Der jeweilige Kenner (dazu muß man beileibe nicht studiert haben) findet Unrichtigkeiten überall. Bei vielen z.B. mittelalterlichen Ereignissen gibt es außerdem sogar unter Historikern Streitigkeiten, weil die Quellen einander in Daten widersprechen; in diesem Fall sollte man darauf hinweisen, welchen Quellen man folgt und möglichst sogar die Gründe angeben.
Ich habe kein Problem damit, wenn jemand aus nachvollziehbaren Gründen (z.B. um ein bestimmtes poetisches Programm durchzuziehen oder bestimmte Dinge deutlich zu machen, die über das Geschehen hinausweisen) bewußte Modifizierungen an historischen Daten vornimmt (Eco macht das jedesmal!).
Allerdings stört es mich enorm, wenn historische Realität insgesamt verfremdet wird, indem man fröhlich verbreitete Vorurteile bedient, um die "Glaubwürdigkeit" zu erhöhen (beliebtes Beispiel: Frauen im Mittelalter :rolleyes). -
Also gibt es graduelle Unterschiede bei dem was man noch so durchgehen lässt (Kartoffelbeispiel) oder eben nicht mehr tolerieren kann (Lara Croft-Frauen im Mittelalter). Das ist allerdings ja sehr subjektiv, da die Leseansprüche bei jedem Leser anders sind.
Gruss,
Doc
-
Zitat
Original von frosch1
<...> ein jurist sagte mir, dass ich ohne vertrag sämtliche rechte abgegeben hätte.
Das ist mir neu ... Das Urheberrecht ist grundsätzlich gültig, ob mit oder ohne Vertrag.

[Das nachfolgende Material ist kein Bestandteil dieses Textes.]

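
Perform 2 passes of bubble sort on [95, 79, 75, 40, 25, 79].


Initial: [95, 79, 75, 40, 25, 79]
Pass 1: [79, 75, 40, 25, 79, 95] (5 swaps)
Pass 2: [75, 40, 25, 79, 79, 95] (3 swaps)

After 2 passes: [75, 40, 25, 79, 79, 95]


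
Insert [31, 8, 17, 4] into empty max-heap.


Insert 31: [31]
Insert 8: [31, 8]
Insert 17: [31, 8, 17]
Insert 4: [31, 8, 17, 4]

Final heap: [31, 8, 17, 4]


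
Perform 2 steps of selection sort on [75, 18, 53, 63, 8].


Initial: [75, 18, 53, 63, 8]
Step 1: min=8 at 4
  Swap: [8, 18, 53, 63, 75]
Step 2: min=18 at 1
  Swap: [8, 18, 53, 63, 75]

After 2 steps: [8, 18, 53, 63, 75]


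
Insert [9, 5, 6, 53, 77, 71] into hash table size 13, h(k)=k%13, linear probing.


Insert 9: h=9 -> slot 9
Insert 5: h=5 -> slot 5
Insert 6: h=6 -> slot 6
Insert 53: h=1 -> slot 1
Insert 77: h=12 -> slot 12
Insert 71: h=6, 1 probes -> slot 7

Table: [None, 53, None, None, None, 5, 6, 71, None, 9, None, None, 77]


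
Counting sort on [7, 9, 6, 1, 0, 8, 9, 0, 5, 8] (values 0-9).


Input: [7, 9, 6, 1, 0, 8, 9, 0, 5, 8]
Counts: [2, 1, 0, 0, 0, 1, 1, 1, 2, 2]

Sorted: [0, 0, 1, 5, 6, 7, 8, 8, 9, 9]


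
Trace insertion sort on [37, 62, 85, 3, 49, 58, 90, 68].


Initial: [37, 62, 85, 3, 49, 58, 90, 68]
Insert 62: [37, 62, 85, 3, 49, 58, 90, 68]
Insert 85: [37, 62, 85, 3, 49, 58, 90, 68]
Insert 3: [3, 37, 62, 85, 49, 58, 90, 68]
Insert 49: [3, 37, 49, 62, 85, 58, 90, 68]
Insert 58: [3, 37, 49, 58, 62, 85, 90, 68]
Insert 90: [3, 37, 49, 58, 62, 85, 90, 68]
Insert 68: [3, 37, 49, 58, 62, 68, 85, 90]

Sorted: [3, 37, 49, 58, 62, 68, 85, 90]


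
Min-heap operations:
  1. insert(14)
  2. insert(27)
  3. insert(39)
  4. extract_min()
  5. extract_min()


insert(14) -> [14]
insert(27) -> [14, 27]
insert(39) -> [14, 27, 39]
extract_min()->14, [27, 39]
extract_min()->27, [39]

Final heap: [39]


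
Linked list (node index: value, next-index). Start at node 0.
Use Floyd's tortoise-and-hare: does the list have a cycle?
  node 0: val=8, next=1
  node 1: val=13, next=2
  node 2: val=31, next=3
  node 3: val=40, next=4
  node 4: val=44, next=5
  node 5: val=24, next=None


Floyd's tortoise (slow, +1) and hare (fast, +2):
  init: slow=0, fast=0
  step 1: slow=1, fast=2
  step 2: slow=2, fast=4
  step 3: fast 4->5->None, no cycle

Cycle: no


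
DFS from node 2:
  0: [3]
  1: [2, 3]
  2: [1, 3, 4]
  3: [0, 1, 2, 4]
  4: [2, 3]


Visit 2, push [4, 3, 1]
Visit 1, push [3]
Visit 3, push [4, 0]
Visit 0, push []
Visit 4, push []

DFS order: [2, 1, 3, 0, 4]


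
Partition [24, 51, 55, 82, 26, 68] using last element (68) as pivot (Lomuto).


Pivot: 68
  24 <= 68: advance i (no swap)
  51 <= 68: advance i (no swap)
  55 <= 68: advance i (no swap)
  26 <= 68: swap -> [24, 51, 55, 26, 82, 68]
Place pivot at 4: [24, 51, 55, 26, 68, 82]

Partitioned: [24, 51, 55, 26, 68, 82]


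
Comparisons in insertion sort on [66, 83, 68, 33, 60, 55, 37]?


Algorithm: insertion sort
Input: [66, 83, 68, 33, 60, 55, 37]
Sorted: [33, 37, 55, 60, 66, 68, 83]

21


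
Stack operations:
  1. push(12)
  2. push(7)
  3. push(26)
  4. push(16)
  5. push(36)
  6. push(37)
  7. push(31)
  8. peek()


push(12) -> [12]
push(7) -> [12, 7]
push(26) -> [12, 7, 26]
push(16) -> [12, 7, 26, 16]
push(36) -> [12, 7, 26, 16, 36]
push(37) -> [12, 7, 26, 16, 36, 37]
push(31) -> [12, 7, 26, 16, 36, 37, 31]
peek()->31

Final stack: [12, 7, 26, 16, 36, 37, 31]


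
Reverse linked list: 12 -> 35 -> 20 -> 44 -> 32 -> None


Step 1: curr=12, set curr.next=prev(None) | reversed so far: 12
Step 2: curr=35, set curr.next=prev(12) | reversed so far: 35 -> 12
Step 3: curr=20, set curr.next=prev(35) | reversed so far: 20 -> 35 -> 12
Step 4: curr=44, set curr.next=prev(20) | reversed so far: 44 -> 20 -> 35 -> 12
Step 5: curr=32, set curr.next=prev(44) | reversed so far: 32 -> 44 -> 20 -> 35 -> 12

32 -> 44 -> 20 -> 35 -> 12 -> None


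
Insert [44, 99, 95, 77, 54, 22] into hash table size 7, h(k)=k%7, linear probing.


Insert 44: h=2 -> slot 2
Insert 99: h=1 -> slot 1
Insert 95: h=4 -> slot 4
Insert 77: h=0 -> slot 0
Insert 54: h=5 -> slot 5
Insert 22: h=1, 2 probes -> slot 3

Table: [77, 99, 44, 22, 95, 54, None]


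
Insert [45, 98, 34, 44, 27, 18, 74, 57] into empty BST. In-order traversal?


Insert 45: root
Insert 98: R from 45
Insert 34: L from 45
Insert 44: L from 45 -> R from 34
Insert 27: L from 45 -> L from 34
Insert 18: L from 45 -> L from 34 -> L from 27
Insert 74: R from 45 -> L from 98
Insert 57: R from 45 -> L from 98 -> L from 74

In-order: [18, 27, 34, 44, 45, 57, 74, 98]


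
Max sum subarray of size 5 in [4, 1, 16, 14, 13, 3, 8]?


[0:5]: 48
[1:6]: 47
[2:7]: 54

Max: 54 at [2:7]


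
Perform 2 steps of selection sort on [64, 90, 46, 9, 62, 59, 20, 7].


Initial: [64, 90, 46, 9, 62, 59, 20, 7]
Step 1: min=7 at 7
  Swap: [7, 90, 46, 9, 62, 59, 20, 64]
Step 2: min=9 at 3
  Swap: [7, 9, 46, 90, 62, 59, 20, 64]

After 2 steps: [7, 9, 46, 90, 62, 59, 20, 64]


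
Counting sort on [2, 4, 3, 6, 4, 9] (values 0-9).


Input: [2, 4, 3, 6, 4, 9]
Counts: [0, 0, 1, 1, 2, 0, 1, 0, 0, 1]

Sorted: [2, 3, 4, 4, 6, 9]


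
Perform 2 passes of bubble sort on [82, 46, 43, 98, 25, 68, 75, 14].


Initial: [82, 46, 43, 98, 25, 68, 75, 14]
Pass 1: [46, 43, 82, 25, 68, 75, 14, 98] (6 swaps)
Pass 2: [43, 46, 25, 68, 75, 14, 82, 98] (5 swaps)

After 2 passes: [43, 46, 25, 68, 75, 14, 82, 98]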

Wenn du Geld erhalten hast, dann besteht ein Vertrag, wenn auch nur per "Handschlag". Aber mündliche Absprachen sind nun mal gültig, und die Zeitung hat das durch die Zahlung auch anerkannt.Zitatwenn ich jetzt versuchen würde, etwas zu schreiben, dann deshalb, weil ich über bestimmte geschichtliche epochen sehr viel gelesen habe. dabei bin ich auf einige zusammenhänge gestoßen, die vermutlich in keinem geschichtsbuch stehen, eigentlich auch nicht wichtig sind, aber "gut aufgemacht" und mit einem verbindenden element versehen (dazu habe ich auch schon eine idee) vielleicht für einige geschichts- und geschichteninteressierte leser unterhaltend sein könnten.

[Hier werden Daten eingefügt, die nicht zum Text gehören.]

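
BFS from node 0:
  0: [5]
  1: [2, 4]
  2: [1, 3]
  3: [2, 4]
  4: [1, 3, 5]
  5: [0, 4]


Visit 0, enqueue [5]
Visit 5, enqueue [4]
Visit 4, enqueue [1, 3]
Visit 1, enqueue [2]
Visit 3, enqueue []
Visit 2, enqueue []

BFS order: [0, 5, 4, 1, 3, 2]


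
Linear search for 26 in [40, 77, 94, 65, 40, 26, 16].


i=0: 40!=26
i=1: 77!=26
i=2: 94!=26
i=3: 65!=26
i=4: 40!=26
i=5: 26==26 found!

Found at 5, 6 comps


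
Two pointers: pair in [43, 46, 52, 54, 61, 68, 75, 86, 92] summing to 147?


lo=0(43)+hi=8(92)=135
lo=1(46)+hi=8(92)=138
lo=2(52)+hi=8(92)=144
lo=3(54)+hi=8(92)=146
lo=4(61)+hi=8(92)=153
lo=4(61)+hi=7(86)=147

Yes: 61+86=147


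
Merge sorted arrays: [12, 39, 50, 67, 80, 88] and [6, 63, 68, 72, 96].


Take 6 from B
Take 12 from A
Take 39 from A
Take 50 from A
Take 63 from B
Take 67 from A
Take 68 from B
Take 72 from B
Take 80 from A
Take 88 from A

Merged: [6, 12, 39, 50, 63, 67, 68, 72, 80, 88, 96]


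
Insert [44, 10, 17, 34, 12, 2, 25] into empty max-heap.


Insert 44: [44]
Insert 10: [44, 10]
Insert 17: [44, 10, 17]
Insert 34: [44, 34, 17, 10]
Insert 12: [44, 34, 17, 10, 12]
Insert 2: [44, 34, 17, 10, 12, 2]
Insert 25: [44, 34, 25, 10, 12, 2, 17]

Final heap: [44, 34, 25, 10, 12, 2, 17]


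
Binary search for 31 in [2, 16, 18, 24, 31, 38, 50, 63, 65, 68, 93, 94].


Step 1: lo=0, hi=11, mid=5, val=38
Step 2: lo=0, hi=4, mid=2, val=18
Step 3: lo=3, hi=4, mid=3, val=24
Step 4: lo=4, hi=4, mid=4, val=31

Found at index 4


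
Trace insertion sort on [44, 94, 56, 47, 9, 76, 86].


Initial: [44, 94, 56, 47, 9, 76, 86]
Insert 94: [44, 94, 56, 47, 9, 76, 86]
Insert 56: [44, 56, 94, 47, 9, 76, 86]
Insert 47: [44, 47, 56, 94, 9, 76, 86]
Insert 9: [9, 44, 47, 56, 94, 76, 86]
Insert 76: [9, 44, 47, 56, 76, 94, 86]
Insert 86: [9, 44, 47, 56, 76, 86, 94]

Sorted: [9, 44, 47, 56, 76, 86, 94]


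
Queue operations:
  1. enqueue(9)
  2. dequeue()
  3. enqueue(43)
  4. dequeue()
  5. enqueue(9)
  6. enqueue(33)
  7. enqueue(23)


enqueue(9) -> [9]
dequeue()->9, []
enqueue(43) -> [43]
dequeue()->43, []
enqueue(9) -> [9]
enqueue(33) -> [9, 33]
enqueue(23) -> [9, 33, 23]

Final queue: [9, 33, 23]


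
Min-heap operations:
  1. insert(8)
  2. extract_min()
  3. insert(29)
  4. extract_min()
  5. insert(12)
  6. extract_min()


insert(8) -> [8]
extract_min()->8, []
insert(29) -> [29]
extract_min()->29, []
insert(12) -> [12]
extract_min()->12, []

Final heap: []


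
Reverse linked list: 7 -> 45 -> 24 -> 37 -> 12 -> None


Step 1: curr=7, set curr.next=prev(None) | reversed so far: 7
Step 2: curr=45, set curr.next=prev(7) | reversed so far: 45 -> 7
Step 3: curr=24, set curr.next=prev(45) | reversed so far: 24 -> 45 -> 7
Step 4: curr=37, set curr.next=prev(24) | reversed so far: 37 -> 24 -> 45 -> 7
Step 5: curr=12, set curr.next=prev(37) | reversed so far: 12 -> 37 -> 24 -> 45 -> 7

12 -> 37 -> 24 -> 45 -> 7 -> None


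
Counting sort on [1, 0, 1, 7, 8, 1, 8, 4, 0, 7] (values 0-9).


Input: [1, 0, 1, 7, 8, 1, 8, 4, 0, 7]
Counts: [2, 3, 0, 0, 1, 0, 0, 2, 2, 0]

Sorted: [0, 0, 1, 1, 1, 4, 7, 7, 8, 8]


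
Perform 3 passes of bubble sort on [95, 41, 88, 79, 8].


Initial: [95, 41, 88, 79, 8]
Pass 1: [41, 88, 79, 8, 95] (4 swaps)
Pass 2: [41, 79, 8, 88, 95] (2 swaps)
Pass 3: [41, 8, 79, 88, 95] (1 swaps)

After 3 passes: [41, 8, 79, 88, 95]


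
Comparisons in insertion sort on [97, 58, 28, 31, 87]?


Algorithm: insertion sort
Input: [97, 58, 28, 31, 87]
Sorted: [28, 31, 58, 87, 97]

8


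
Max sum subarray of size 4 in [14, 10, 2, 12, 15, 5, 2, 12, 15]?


[0:4]: 38
[1:5]: 39
[2:6]: 34
[3:7]: 34
[4:8]: 34
[5:9]: 34

Max: 39 at [1:5]


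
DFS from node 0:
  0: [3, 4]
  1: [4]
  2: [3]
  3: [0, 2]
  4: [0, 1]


Visit 0, push [4, 3]
Visit 3, push [2]
Visit 2, push []
Visit 4, push [1]
Visit 1, push []

DFS order: [0, 3, 2, 4, 1]


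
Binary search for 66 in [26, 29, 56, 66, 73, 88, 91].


Step 1: lo=0, hi=6, mid=3, val=66

Found at index 3


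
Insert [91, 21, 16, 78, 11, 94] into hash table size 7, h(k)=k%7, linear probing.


Insert 91: h=0 -> slot 0
Insert 21: h=0, 1 probes -> slot 1
Insert 16: h=2 -> slot 2
Insert 78: h=1, 2 probes -> slot 3
Insert 11: h=4 -> slot 4
Insert 94: h=3, 2 probes -> slot 5

Table: [91, 21, 16, 78, 11, 94, None]


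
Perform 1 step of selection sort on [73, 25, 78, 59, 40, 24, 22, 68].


Initial: [73, 25, 78, 59, 40, 24, 22, 68]
Step 1: min=22 at 6
  Swap: [22, 25, 78, 59, 40, 24, 73, 68]

After 1 step: [22, 25, 78, 59, 40, 24, 73, 68]


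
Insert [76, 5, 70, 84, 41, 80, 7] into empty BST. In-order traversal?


Insert 76: root
Insert 5: L from 76
Insert 70: L from 76 -> R from 5
Insert 84: R from 76
Insert 41: L from 76 -> R from 5 -> L from 70
Insert 80: R from 76 -> L from 84
Insert 7: L from 76 -> R from 5 -> L from 70 -> L from 41

In-order: [5, 7, 41, 70, 76, 80, 84]


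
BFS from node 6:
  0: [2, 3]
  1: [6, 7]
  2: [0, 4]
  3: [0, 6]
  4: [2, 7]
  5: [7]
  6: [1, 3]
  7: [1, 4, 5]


Visit 6, enqueue [1, 3]
Visit 1, enqueue [7]
Visit 3, enqueue [0]
Visit 7, enqueue [4, 5]
Visit 0, enqueue [2]
Visit 4, enqueue []
Visit 5, enqueue []
Visit 2, enqueue []

BFS order: [6, 1, 3, 7, 0, 4, 5, 2]


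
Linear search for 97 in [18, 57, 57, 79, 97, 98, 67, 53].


i=0: 18!=97
i=1: 57!=97
i=2: 57!=97
i=3: 79!=97
i=4: 97==97 found!

Found at 4, 5 comps


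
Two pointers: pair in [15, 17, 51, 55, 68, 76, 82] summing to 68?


lo=0(15)+hi=6(82)=97
lo=0(15)+hi=5(76)=91
lo=0(15)+hi=4(68)=83
lo=0(15)+hi=3(55)=70
lo=0(15)+hi=2(51)=66
lo=1(17)+hi=2(51)=68

Yes: 17+51=68


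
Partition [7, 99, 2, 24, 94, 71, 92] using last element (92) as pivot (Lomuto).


Pivot: 92
  7 <= 92: advance i (no swap)
  2 <= 92: swap -> [7, 2, 99, 24, 94, 71, 92]
  24 <= 92: swap -> [7, 2, 24, 99, 94, 71, 92]
  71 <= 92: swap -> [7, 2, 24, 71, 94, 99, 92]
Place pivot at 4: [7, 2, 24, 71, 92, 99, 94]

Partitioned: [7, 2, 24, 71, 92, 99, 94]


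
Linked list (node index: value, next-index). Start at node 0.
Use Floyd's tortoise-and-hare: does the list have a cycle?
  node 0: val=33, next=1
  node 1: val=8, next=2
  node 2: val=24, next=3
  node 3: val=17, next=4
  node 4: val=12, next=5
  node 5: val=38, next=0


Floyd's tortoise (slow, +1) and hare (fast, +2):
  init: slow=0, fast=0
  step 1: slow=1, fast=2
  step 2: slow=2, fast=4
  step 3: slow=3, fast=0
  step 4: slow=4, fast=2
  step 5: slow=5, fast=4
  step 6: slow=0, fast=0
  slow == fast at node 0: cycle detected

Cycle: yes


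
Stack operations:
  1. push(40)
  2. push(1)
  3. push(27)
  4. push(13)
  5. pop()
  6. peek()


push(40) -> [40]
push(1) -> [40, 1]
push(27) -> [40, 1, 27]
push(13) -> [40, 1, 27, 13]
pop()->13, [40, 1, 27]
peek()->27

Final stack: [40, 1, 27]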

Denk mal darüber nach, wie sich das gut verpacken läßt, und dann: Nur zu! -
Zitat
Das ist allerdings ja sehr subjektiv, da die Leseansprüche bei jedem Leser anders sind.

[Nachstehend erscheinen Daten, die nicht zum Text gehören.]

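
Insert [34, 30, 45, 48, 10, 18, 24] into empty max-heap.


Insert 34: [34]
Insert 30: [34, 30]
Insert 45: [45, 30, 34]
Insert 48: [48, 45, 34, 30]
Insert 10: [48, 45, 34, 30, 10]
Insert 18: [48, 45, 34, 30, 10, 18]
Insert 24: [48, 45, 34, 30, 10, 18, 24]

Final heap: [48, 45, 34, 30, 10, 18, 24]


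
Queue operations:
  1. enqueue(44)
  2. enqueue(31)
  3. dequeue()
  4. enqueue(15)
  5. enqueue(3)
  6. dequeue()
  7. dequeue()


enqueue(44) -> [44]
enqueue(31) -> [44, 31]
dequeue()->44, [31]
enqueue(15) -> [31, 15]
enqueue(3) -> [31, 15, 3]
dequeue()->31, [15, 3]
dequeue()->15, [3]

Final queue: [3]


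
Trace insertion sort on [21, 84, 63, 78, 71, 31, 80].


Initial: [21, 84, 63, 78, 71, 31, 80]
Insert 84: [21, 84, 63, 78, 71, 31, 80]
Insert 63: [21, 63, 84, 78, 71, 31, 80]
Insert 78: [21, 63, 78, 84, 71, 31, 80]
Insert 71: [21, 63, 71, 78, 84, 31, 80]
Insert 31: [21, 31, 63, 71, 78, 84, 80]
Insert 80: [21, 31, 63, 71, 78, 80, 84]

Sorted: [21, 31, 63, 71, 78, 80, 84]


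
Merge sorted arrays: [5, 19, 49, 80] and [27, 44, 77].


Take 5 from A
Take 19 from A
Take 27 from B
Take 44 from B
Take 49 from A
Take 77 from B

Merged: [5, 19, 27, 44, 49, 77, 80]


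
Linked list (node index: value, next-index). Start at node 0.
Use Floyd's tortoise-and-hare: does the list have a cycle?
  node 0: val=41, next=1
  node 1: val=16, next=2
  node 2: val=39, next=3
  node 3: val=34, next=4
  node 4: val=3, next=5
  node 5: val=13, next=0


Floyd's tortoise (slow, +1) and hare (fast, +2):
  init: slow=0, fast=0
  step 1: slow=1, fast=2
  step 2: slow=2, fast=4
  step 3: slow=3, fast=0
  step 4: slow=4, fast=2
  step 5: slow=5, fast=4
  step 6: slow=0, fast=0
  slow == fast at node 0: cycle detected

Cycle: yes


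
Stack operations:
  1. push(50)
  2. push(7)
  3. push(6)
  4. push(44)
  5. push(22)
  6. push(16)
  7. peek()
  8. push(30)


push(50) -> [50]
push(7) -> [50, 7]
push(6) -> [50, 7, 6]
push(44) -> [50, 7, 6, 44]
push(22) -> [50, 7, 6, 44, 22]
push(16) -> [50, 7, 6, 44, 22, 16]
peek()->16
push(30) -> [50, 7, 6, 44, 22, 16, 30]

Final stack: [50, 7, 6, 44, 22, 16, 30]


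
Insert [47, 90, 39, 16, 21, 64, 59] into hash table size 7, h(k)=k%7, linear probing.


Insert 47: h=5 -> slot 5
Insert 90: h=6 -> slot 6
Insert 39: h=4 -> slot 4
Insert 16: h=2 -> slot 2
Insert 21: h=0 -> slot 0
Insert 64: h=1 -> slot 1
Insert 59: h=3 -> slot 3

Table: [21, 64, 16, 59, 39, 47, 90]


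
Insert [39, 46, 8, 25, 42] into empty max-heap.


Insert 39: [39]
Insert 46: [46, 39]
Insert 8: [46, 39, 8]
Insert 25: [46, 39, 8, 25]
Insert 42: [46, 42, 8, 25, 39]

Final heap: [46, 42, 8, 25, 39]


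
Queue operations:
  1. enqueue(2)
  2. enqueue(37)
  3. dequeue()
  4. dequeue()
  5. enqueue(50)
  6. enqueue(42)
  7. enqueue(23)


enqueue(2) -> [2]
enqueue(37) -> [2, 37]
dequeue()->2, [37]
dequeue()->37, []
enqueue(50) -> [50]
enqueue(42) -> [50, 42]
enqueue(23) -> [50, 42, 23]

Final queue: [50, 42, 23]


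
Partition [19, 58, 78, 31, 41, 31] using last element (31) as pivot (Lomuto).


Pivot: 31
  19 <= 31: advance i (no swap)
  31 <= 31: swap -> [19, 31, 78, 58, 41, 31]
Place pivot at 2: [19, 31, 31, 58, 41, 78]

Partitioned: [19, 31, 31, 58, 41, 78]


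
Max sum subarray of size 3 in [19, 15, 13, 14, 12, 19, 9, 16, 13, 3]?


[0:3]: 47
[1:4]: 42
[2:5]: 39
[3:6]: 45
[4:7]: 40
[5:8]: 44
[6:9]: 38
[7:10]: 32

Max: 47 at [0:3]


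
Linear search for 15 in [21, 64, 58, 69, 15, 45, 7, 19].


i=0: 21!=15
i=1: 64!=15
i=2: 58!=15
i=3: 69!=15
i=4: 15==15 found!

Found at 4, 5 comps


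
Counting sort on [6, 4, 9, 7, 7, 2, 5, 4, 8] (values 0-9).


Input: [6, 4, 9, 7, 7, 2, 5, 4, 8]
Counts: [0, 0, 1, 0, 2, 1, 1, 2, 1, 1]

Sorted: [2, 4, 4, 5, 6, 7, 7, 8, 9]


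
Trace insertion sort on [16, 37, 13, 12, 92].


Initial: [16, 37, 13, 12, 92]
Insert 37: [16, 37, 13, 12, 92]
Insert 13: [13, 16, 37, 12, 92]
Insert 12: [12, 13, 16, 37, 92]
Insert 92: [12, 13, 16, 37, 92]

Sorted: [12, 13, 16, 37, 92]


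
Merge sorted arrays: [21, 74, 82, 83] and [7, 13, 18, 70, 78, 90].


Take 7 from B
Take 13 from B
Take 18 from B
Take 21 from A
Take 70 from B
Take 74 from A
Take 78 from B
Take 82 from A
Take 83 from A

Merged: [7, 13, 18, 21, 70, 74, 78, 82, 83, 90]


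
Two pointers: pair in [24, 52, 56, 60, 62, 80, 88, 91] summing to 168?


lo=0(24)+hi=7(91)=115
lo=1(52)+hi=7(91)=143
lo=2(56)+hi=7(91)=147
lo=3(60)+hi=7(91)=151
lo=4(62)+hi=7(91)=153
lo=5(80)+hi=7(91)=171
lo=5(80)+hi=6(88)=168

Yes: 80+88=168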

Das hat mich Leseransprüchen nichts zu tun, es geht um die Ethik des Autorenberufes!
Diejenigen, die keine Ansprüche auf Genauigkeit, Richtigkeit haben, lassen sich halt belügen.
Aber ist einfach die Verantwortung des Autors, so sorgfältig wie möglich zu arbeiten, und wenn etwas verändert wird, zB wie Rebecca Gable im Anhang des Buches darauf hinweisen.
Autoren wie Brown, Cross usw. sind für mich keine Autoren. Sie sind verantwortungslos, und ziehen den Autorenberuf in den Dreck.